Colegio Del Cuerpo

I love going to unusual events, so I especially enjoyed last night’s Colegio Del Cuerpo performance at the Bloomsbury theatre last night. The performance was a dance event supported by the Children of the Andes charity.

I wasn’t quite sure what to expect before I got there. What we got was a highly professional and modern dance/ballet performance. The first half of the programme was called “Homily” and appeared to be about some kind of religious awakening. There were some lyrics in the music but since they were in Spanish they didn’t tell me a great deal.
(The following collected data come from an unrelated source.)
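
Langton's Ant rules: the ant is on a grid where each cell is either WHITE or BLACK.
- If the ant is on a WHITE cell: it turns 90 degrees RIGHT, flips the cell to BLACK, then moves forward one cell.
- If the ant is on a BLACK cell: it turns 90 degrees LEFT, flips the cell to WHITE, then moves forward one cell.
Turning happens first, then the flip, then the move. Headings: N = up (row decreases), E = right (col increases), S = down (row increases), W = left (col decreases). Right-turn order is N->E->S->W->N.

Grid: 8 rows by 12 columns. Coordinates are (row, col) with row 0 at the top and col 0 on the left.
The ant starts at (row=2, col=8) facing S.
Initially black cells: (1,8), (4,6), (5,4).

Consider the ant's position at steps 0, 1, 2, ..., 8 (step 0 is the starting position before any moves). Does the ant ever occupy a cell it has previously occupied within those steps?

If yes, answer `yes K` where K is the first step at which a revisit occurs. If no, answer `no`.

Answer: yes 7

Derivation:
Step 1: on WHITE (2,8): turn R to W, flip to black, move to (2,7). |black|=4 — new cell
Step 2: on WHITE (2,7): turn R to N, flip to black, move to (1,7). |black|=5 — new cell
Step 3: on WHITE (1,7): turn R to E, flip to black, move to (1,8). |black|=6 — new cell
Step 4: on BLACK (1,8): turn L to N, flip to white, move to (0,8). |black|=5 — new cell
Step 5: on WHITE (0,8): turn R to E, flip to black, move to (0,9). |black|=6 — new cell
Step 6: on WHITE (0,9): turn R to S, flip to black, move to (1,9). |black|=7 — new cell
Step 7: on WHITE (1,9): turn R to W, flip to black, move to (1,8). |black|=8 — REVISIT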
Dance performances were very intense and expressive, rather than the simple gymnastic-type displays I have seen before.

My favourite part of the programme was the second half which featured a live performance of Messiaen’s Quartet for the End of Time, renamed Quartet for the End of Body for the Colegio Del Cuerpo rendition.

At the time I didn’t really understand much of the meaning of the performance - references to dates of wars, and some sort of power dynamic allegory represented by the cast taking turns to patrol the stage with an enormous set of compasses. Actually, I didn’t even get that last piece - one of Paul’s very perceptive friends explained that one to me.

I found, though, as with the first half, that giving up the attempt to make logical meaning out of the presentation made it a lot easier for me to sit back and enjoy the aesthetic aspects. The movement, the expression, the emotion and the music.

I particularly liked the music. There’s something about hearing music performed live that even the best music systems can’t reproduce. And I have heard some of the world’s best music systems - there’ll be another hi-fi show coming up soon, I’d imagine, so at some point that’ll make it into this blog.

Messiaen’s Quartet for the End of Time is a well known piece of music with a fascinating history and meaning that you can read about here.

Special thanks to Paul who didn’t just arrange the tickets but hit a home run getting the very best seats in the house, right in the front row. Apparently it is all about who you know!